それは分かっているが、自分がこのメンバーに選ばれない不甲斐なさと次はメンバーに選ばれたいという願いから、もっとモンスターを倒して経験を積まなければならないという気持ちが込み上げてくる。
「でも主力メンバーが殆ど居るみたいですが、ここの守りは大丈夫ですか」
「ああ、大丈夫、大丈夫。ここの防御壁は、まず破られないから、それに万が一に備えてムラサメは留守番してもらうから大丈夫よ。
それにあと翔くん達もいるからね。安心して出かけられるわ。
頼りにしてるわよ。翔くん。
だから今日は、外に出ずにお留守番お願いね」
そんな事を言われてもまだ狩りの1つも満足に出来ない僕達に何ができるのだろうか。
まあ、ここの防護魔法は強力なようだし、何かあったら頼りになるムラサメさんも居る事だし、何かあっても僕達の出番はないだろうと考えてしまう。
「わかりました。気を付けて行ってらっしゃい」
僕がそう言うとセレナさんはニッコリと笑い、また仲間達と出発準備に取り掛かっていた。
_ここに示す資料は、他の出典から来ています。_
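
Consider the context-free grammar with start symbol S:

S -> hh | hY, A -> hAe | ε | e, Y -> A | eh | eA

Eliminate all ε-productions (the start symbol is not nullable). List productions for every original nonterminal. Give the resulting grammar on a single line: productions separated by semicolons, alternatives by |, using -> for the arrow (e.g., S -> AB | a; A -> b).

Nullable set: {A, Y}.
S -> hY: Y nullable, giving h | hY.
Drop A -> ε.
A -> hAe: A nullable, giving hAe | he.
Y -> A: A nullable, giving A.
Y -> eA: A nullable, giving e | eA.
Unchanged (no nullable symbols): S -> hh; A -> e; Y -> eh.

S -> h | hY | hh; A -> e | he | hAe; Y -> A | e | eA | eh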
何処へ行くのか気になったけど、今日はお留守番と言われたし、いつになったら僕達も団員として一緒に行けるのだろうか?
まだレベルも低いし、経験が足りないからなのか?
そう思いながらも僕は瞑想を行う為、一人拠点の中にある森に入っていった。
お昼過ぎだろうか、自宅の隣の畑を耕していると、城門付近が何やら騒がしい声が聞こえてきた。
周りの皆も気になったのか城門の方に集まりだしている。
僕達もそれに釣られるように、急いで城門まで走り、城門の外の様子を見る為に城門横にある城壁内通路を通って城壁の上に登った。
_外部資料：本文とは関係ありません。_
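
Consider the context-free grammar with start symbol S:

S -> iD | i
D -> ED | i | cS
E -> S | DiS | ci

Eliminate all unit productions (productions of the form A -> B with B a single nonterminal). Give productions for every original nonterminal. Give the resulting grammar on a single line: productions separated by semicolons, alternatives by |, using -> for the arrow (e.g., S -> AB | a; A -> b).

S -> i | iD; D -> i | ED | cS; E -> i | ci | iD | DiS

Unit productions: E->S.
Unit pairs (A ⇒* B via units): (E,S).
S: inherits non-unit rules of {S} → i | iD.
D: inherits non-unit rules of {D} → ED | cS | i.
E: inherits non-unit rules of {E, S} → DiS | ci | i | iD.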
城壁の上にある監視通路から街の外の様子を覗き込むと、城門前に200人もの武器を構えた人達が群がっているのが見えた。
騒ぎを聞いてみると、番長のいる山賊団らしく何か叫んでいた。
ステータスを確認してみると誰もがレベル100越えで、リーダー格の人はレベル180もある。
今、あの集団に主力メンバーがいないのに襲われたら一溜まりもない。
僕達はお互い自分達のレベルの低さに『襲われたらどうしよう。痛い目にあうのかな』など、最悪な事ばりを話していた。
「大丈夫、この防御壁は破られない」
声のする方を見ると、エレナさんとムラサメさんだった。
「エレナさんも、留守番だったんですか?」
「私は、戦闘には向いてない」
何故か、素っ気ない話し方をするエレナさんだったが、これはこれでは、気位の高い美人エルフと言うことで良いんじゃないか。
知的で魅力的に見えるのは僕だけだろうか?
「ねぇ、あれ番長じゃない?」
沙羅が言った方を見ると、馬車の荷台に固定された十字架に張り付けされた番長がいた。
身体中、殴られたり、抉られたり痛めつけらたのだろうか、痣や大量の血が滴り落ちている。
見た目で、瀕死の状態だとすぐわかる。
意識はあるのか?項垂れたままで動かない番長。
ステータスを確認すると今はまだ何とか生きているようだ。
「早く、助けないと」
「待ちなさい、あなた達が出ていっても勝ち目はない」
「でも…、番長が!」
「少し待ちなさい!」
そんな悠長なこと言っていられないが、あの人数とレベルの高さ、自分達が出ていっても返り討ちに合うだけだろう。
すぐにでも飛び出して行きたい気持ちはあったが、僕達ではどうする事も出来ないので、見ている事しか出来なかった。